Мистрисс Дженкинс сделала все, и даже более, чем могла бы придумать Мэри при своей неопытности. Она приготовила теплую ванну, употребив при этом термометр своего супруга (мистер Дженкинс наблюдал температуру воздуха каждый день, и занимался этим пунктуально, как часы). Она велела матери опустить ребенка в воду, сохраняя прежний холодный, неподвижный, оскорбительный вид, и потом удалилась на верх, не сказав ни полслова. Мэри хотела было попросить ее остаться, но не осмелилась: слезы катились по её щекам сильнее прежнего. Бедная молодая мать! с каким нетерпением считала она минуты, ожидая доктора. Но, еще до его прихода, мистрисс Дженкинс, снова спустилась вниз, и принесла с собой что-то в руке.

– Я часто видела припадки этой болезни, чего, полагаю, мам, вам не удавалось. При этих случаях горчичник на грудь помогает отлично; я приготовила его и, с вашего позволения, мам, положу бедному малютке.

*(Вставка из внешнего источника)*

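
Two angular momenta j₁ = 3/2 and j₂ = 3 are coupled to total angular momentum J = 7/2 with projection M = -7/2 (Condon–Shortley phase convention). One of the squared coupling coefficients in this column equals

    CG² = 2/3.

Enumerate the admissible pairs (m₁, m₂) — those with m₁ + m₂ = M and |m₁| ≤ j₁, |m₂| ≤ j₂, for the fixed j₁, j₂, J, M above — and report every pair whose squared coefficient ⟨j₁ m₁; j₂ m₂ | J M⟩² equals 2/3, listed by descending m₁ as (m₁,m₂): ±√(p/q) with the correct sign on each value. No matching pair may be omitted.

(-1/2,-3): +√(2/3)

Admissible pairs with m₁+m₂ = M = -7/2: (-3/2,-2), (-1/2,-3)
  (m₁,m₂)=(-1/2,-3): CG² = 2/3, CG = +√(2/3)   ← matches the target
  (m₁,m₂)=(-3/2,-2): CG² = 1/3, CG = −√(1/3)
Pairs with CG² = 2/3: (-1/2,-3): +√(2/3)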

Мэри не могла говорить: она только сделала знак, выражавший согласие и благодарность.

Через несколько секунд ничем непрерываемого молчания, горчичник начал действовать. Ребенок посмотрел на мать, как будто стараясь извлечь из её взоров твердость духа, чтоб перенести жгучую боль; но, глядя на его страдание, Мэри тихо рыдала; недостаток твердости духа в ней самой сообщился ему и он начал реветь. – В эту минуту мистрисс Дженкинс приподняла свой передник и закрыла им лицо.

– Успокойся, милочка! потерпи немного! сказала она по возможности веселым тоном.

Маленькое личико малютки просветлело. Твердость духа возвратилась к Мэри, и обе женщины обоюдными силами утешали его, пока горчичник не подействовал окончательно.